NAPOLI – Emergono i primi dettagli dall’esame autoptico sulla salma di Jlenia Musella, la 22enne uccisa nel rione Conocal con una coltellata alla schiena dal fratello Giuseppe Musella, di 28 anni. A risultare fatale sarebbe stata una lesione all’aorta di appena un millimetro: una ferita infinitesimale ma letale, che ha stroncato la giovane in pochi istanti. Secondo il consulente della difesa, tale evidenza renderebbe plausibile la tesi del lancio del coltello sostenuta dall’indagato, escludendo quindi un colpo diretto e ravvicinato. Una ricostruzione che, tuttavia, non convince la Procura. I legali del 28enne, Andrea Fabbozzo e Leopoldo Perone, riferiscono che i risultati dell’autopsia sarebbero coerenti con il racconto fornito dal loro assistito: “Secondo quanto riferisce il nostro consulente, che ha partecipato all’autopsia, è possibile ritenere che la ferita riscontrata sulla schiena della ragazza sia stata causata dal lancio del coltello”.

Intanto Giuseppe Musella ha risposto per oltre tre ore alle domande del gip e del pubblico ministero, ricostruendo i drammatici istanti che hanno portato alla morte della sorella Jlenia, avvenuta il 4 febbraio nel rione Conocal di Ponticelli. “Non volevo ucciderla. Jlenia era
tutta la mia vita e non riesco a darmi pace”: ha detto tra le lacrime. Il 28enne è attualmente detenuto nel carcere di Secondigliano con l’accusa di omicidio. Secondo la Procura, Musella non avrebbe agito per un tragico errore, ma con la consapevolezza di poter uccidere quando, al culmine di una lite furibonda scoppiata per motivi banali — legati alla gestione del cane di famiglia — avrebbe afferrato un coltello da cucina e lo avrebbe lanciato contro la sorella, che in quel momento gli dava le spalle.

La difesa punta a derubricare il reato in omicidio preterintenzionale, sostenendo che il fendente mortale sia stato l’esito di un gesto sconsiderato e non di un colpo diretto.
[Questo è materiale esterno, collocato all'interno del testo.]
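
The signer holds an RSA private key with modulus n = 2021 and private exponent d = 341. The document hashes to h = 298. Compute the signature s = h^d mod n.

316

Squares mod 2021: h^1≡298, h^2≡1901, h^4≡253, h^8≡1358, h^16≡1012, h^32≡1518, h^64≡384, h^128≡1944, h^256≡1887
341 = 256 + 64 + 16 + 4 + 1, so h^341 ≡ 1887·384·1012·253·298 ≡ 316 (mod 2021)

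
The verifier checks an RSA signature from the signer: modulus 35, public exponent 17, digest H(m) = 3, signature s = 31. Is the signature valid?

invalid

s^2 ≡ 31^2 = 961 ≡ 16
s^4 ≡ 16^2 = 256 ≡ 11
s^8 ≡ 11^2 = 121 ≡ 16
s^16 ≡ 16^2 = 256 ≡ 11
17 = 16 + 1, so s^17 ≡ 11·31 ≡ 26 (mod 35)
26 ≠ 3, so verification fails.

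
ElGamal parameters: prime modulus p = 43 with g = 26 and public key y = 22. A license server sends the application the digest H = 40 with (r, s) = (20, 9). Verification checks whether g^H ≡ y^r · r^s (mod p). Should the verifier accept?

reject

Left side g^H mod p:
Squares mod 43: 26^1≡26, 26^2≡31, 26^4≡15, 26^8≡10, 26^16≡14, 26^32≡24
40 = 32 + 8, so 26^40 ≡ 24·10 ≡ 25 (mod 43)
Right side y^r · r^s mod p:
Squares mod 43: 22^1≡22, 22^2≡11, 22^4≡35, 22^8≡21, 22^16≡11
20 = 16 + 4, so 22^20 ≡ 11·35 ≡ 41 (mod 43)
Squares mod 43: 20^1≡20, 20^2≡13, 20^4≡40, 20^8≡9
9 = 8 + 1, so 20^9 ≡ 9·20 ≡ 8 (mod 43)
41·8 = 328 ≡ 27 (mod 43)
25 ≠ 27, so verification fails.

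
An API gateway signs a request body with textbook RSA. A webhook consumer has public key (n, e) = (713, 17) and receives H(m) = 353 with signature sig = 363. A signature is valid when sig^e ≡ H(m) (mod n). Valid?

Squares mod 713: sig^1≡363, sig^2≡577, sig^4≡671, sig^8≡338, sig^16≡164
17 = 16 + 1, so sig^17 ≡ 164·363 ≡ 353 (mod 713)
353 = H(m), so the signature checks out.

yes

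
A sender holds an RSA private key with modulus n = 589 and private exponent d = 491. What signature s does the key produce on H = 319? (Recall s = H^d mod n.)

572

Squares mod 589: H^1≡319, H^2≡453, H^4≡237, H^8≡214, H^16≡443, H^32≡112, H^64≡175, H^128≡586, H^256≡9
491 = 256 + 128 + 64 + 32 + 8 + 2 + 1, so H^491 ≡ 9·586·175·112·214·453·319 ≡ 572 (mod 589)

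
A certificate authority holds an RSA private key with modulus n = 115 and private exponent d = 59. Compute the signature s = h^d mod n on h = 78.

h^2 ≡ 78^2 = 6084 ≡ 104
h^4 ≡ 104^2 = 10816 ≡ 6
h^8 ≡ 6^2 = 36
h^16 ≡ 36^2 = 1296 ≡ 31
h^32 ≡ 31^2 = 961 ≡ 41
59 = 32 + 16 + 8 + 2 + 1, so h^59 ≡ 41·31·36·104·78 ≡ 52 (mod 115)

52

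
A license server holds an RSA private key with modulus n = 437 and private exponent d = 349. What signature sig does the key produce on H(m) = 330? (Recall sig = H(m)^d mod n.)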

Di diverso avviso il pubblico ministero, che resta fermo sulla contestazione di omicidio volontario, sottolineando la futilità dei motivi e le modalità dell’aggressione. L’altro ieri la comunità ha dato l’ultimo saluto a Jlenia. I funerali, celebrati nella chiesa della Sacra Famiglia al rione Luzzatti di Poggioreale, sono stati segnati da momenti di forte tensione emotiva: la madre ha abbracciato la bara bianca per l’intera cerimonia, mentre amici e conoscenti hanno acceso fumogeni e fatto esplodere fuochi d’artificio per onorare la memoria della ragazza. Restano ora da attendere i rilievi balistici e l’esito definitivo dell’autopsia.